Essentially the place was overstaffed, it had >300 employees, 200 of them were
actually doing _something_ and if done optimally that number would be ~150.
Everyone focused on the immediate benefits (their pay check, their department,
etc.) and ignored the costs (company profitability). There was classic
division and warfare among departments, that lead to somewhat comical
situations. For instance, at some point they realized they cannot raise the
salaries anymore because the company would not be profitable, and all
department heads naturally agreed, but they also wanted their friends to get
the benefits - so instead of raising paychecks they started giving fictitious
promotions. At one point the department managers had 10 "replacements" (whats
the correct term here ?).

There was a guy in my department that _literally_ did nothing, he would check
in, surf the internet and check out every day for 7 years. His job was removed
when the production line was upgraded and he was not skilled anyway, but he
was a friend of the department manager and he was 50 so they decided it would
be "unfair" to fire him. I'm not exaggerating the doing nothing part, I worked
in the same office for two months.

The IT department was hilarious. These guys ordered 150K$ worth of servers
(this was 10 years ago) only to figure out (when they arrived) that they don't
know how to connect them to the existing system because they fired the only
guy who knew that system (because of politics). So instead of admitting their
incompetence they just hid it - and nobody noticed ! I saw the servers in the
boxes when the guy was telling me the story. They had 100 IP telephones (that
was ~100€ a peace) in boxes because they didn't want to bother connecting them
and setting up the servers, but it sounded nice as a presentation to the board
to clear the budget. At one point the network got hacked and the hacker
ransomed 100K$, and nobody got fired for that !

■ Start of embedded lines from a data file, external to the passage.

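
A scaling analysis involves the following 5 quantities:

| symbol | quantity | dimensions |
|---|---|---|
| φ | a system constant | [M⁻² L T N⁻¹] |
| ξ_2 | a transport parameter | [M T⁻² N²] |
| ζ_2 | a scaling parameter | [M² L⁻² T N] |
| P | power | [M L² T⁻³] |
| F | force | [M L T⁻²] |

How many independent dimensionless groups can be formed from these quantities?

There are 5 variables and 4 base dimensions (M, L, T, N).
The dimension matrix has rank 4.
Independent dimensionless groups: 5 − 4 = 1.

1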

Production department regularly sabotaged upgrades that would threaten their
positions, for eg. they had a production line tuning/control server that would
replace ~4 workers and increase the product quality, they actively sabotaged
the introduction calming it didn't work. Finally they made a deal with the IT
department to just drop it, and there it just stood there in the server room.
It actually did work since a former production department manager decided to
test run it with a friend after work (to verify their claims) and got it
running fine. Needless to say, his ideas about reducing the numbers of
employees to a more sustainable level got him to the _former_ part in few
months.

People were regularly stealing products, gasoline from distribution vehicles,
equipment, etc. Even when caught on few occasions nobody was fired/it was
quickly covered up within the department. Nepotism was common practice. People
were sharing gigs of porn and pirated movies trough dedicated network servers.

There are so many incredible stories from that place, most people don't
believe me when I tell them.

The company was able to survive all this because they got out of communism as
a monopolist and the board/management was still connected to local politicians
so they got shady deals from local government regularly. But when government
got in to financial troubles, the demand dropped and competition entered the
market workers decided to sell their stocks, and now the new owner is firing
>50% of workers and outsourcing a part of the production.

This all ignores the people that actually did the grunt work and got screwed
over because they weren't the relatives of some manager or the ones with
social connections (and I wasn't among the hard working, actually, that's why
I decided to quit after a while, there just wasn't anything to do for me
there).

The worst part was that during all that perversity, everyone thought he was
justified in doing what he did, even morally superior for "saving others".
After that I figured out that (market) profit isn't such a bad thing after
all, and that politics is a far more perverse game.